The implications are profound. Hinton writes:
“The ubicomp world is one where common devices and objects are networked both in cyberspace and in real space — their physical locations and IP addresses coequally defining their existence and, essentially, their relevance.” (2006, p. 6)
This interactive mingling of stuff and information is important, reminiscent of early man’s use of words to order the universe, giving things meaning beyond their simple existence and providing humans with an abstract perspective on the world. Johan Huizinga believes this played a key role in the development of culture:
“In the making of speech and language, the spirit is continually ‘sparking’ between matter and mind, as it were, playing with this wonderous nominative faculty. Behind every abstract expression there lie the boldest of metaphors, and every metaphor is a play upon words. Thus in giving expression to life man creates a second, poetic world alongside the world of nature.” (1950, p. 4)
It seems we’re creating a third, virtual world alongside of that as well. It won’t look anything like Pong.
Huizinga, J. (1950). Nature and Significance of Play as a Cultural Phenomenon (pp. 1-27). Homo Ludens: A Study of the Play Element in Culture. Boston: Beacon Press.
Crawford, C. (1982). What is a Game? (c.1). The Art of Computer Game Design. (http://www.vancouver.wsu.edu/fac/peabody/game-book/Coverpage.html)
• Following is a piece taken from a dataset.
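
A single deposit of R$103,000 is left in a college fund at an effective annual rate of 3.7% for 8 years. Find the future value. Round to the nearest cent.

R$137,742.28

103,000 × (1+0.037)^8 = 103,000 × 1.337304 = 137,742.2827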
Hinton, A. (2006). We Live Here: Games, Third Places and the Information Arcitecture of the Future. ASIS&T Bulletin, August/September. (http://www.asis.org/Bulletin/Aug-06/hinton.html)
Ito, Joi (2006). World of Warcrack. Wired Magazine, Issue 14.06, June. (http://www.wired.com/wired/archive/14.06/warcraft.html)
Pine, B.J., & Gilmore, J.H. (1999). The Experience Economy. Cambridge: Harvard Business School Press, pp. 1-26.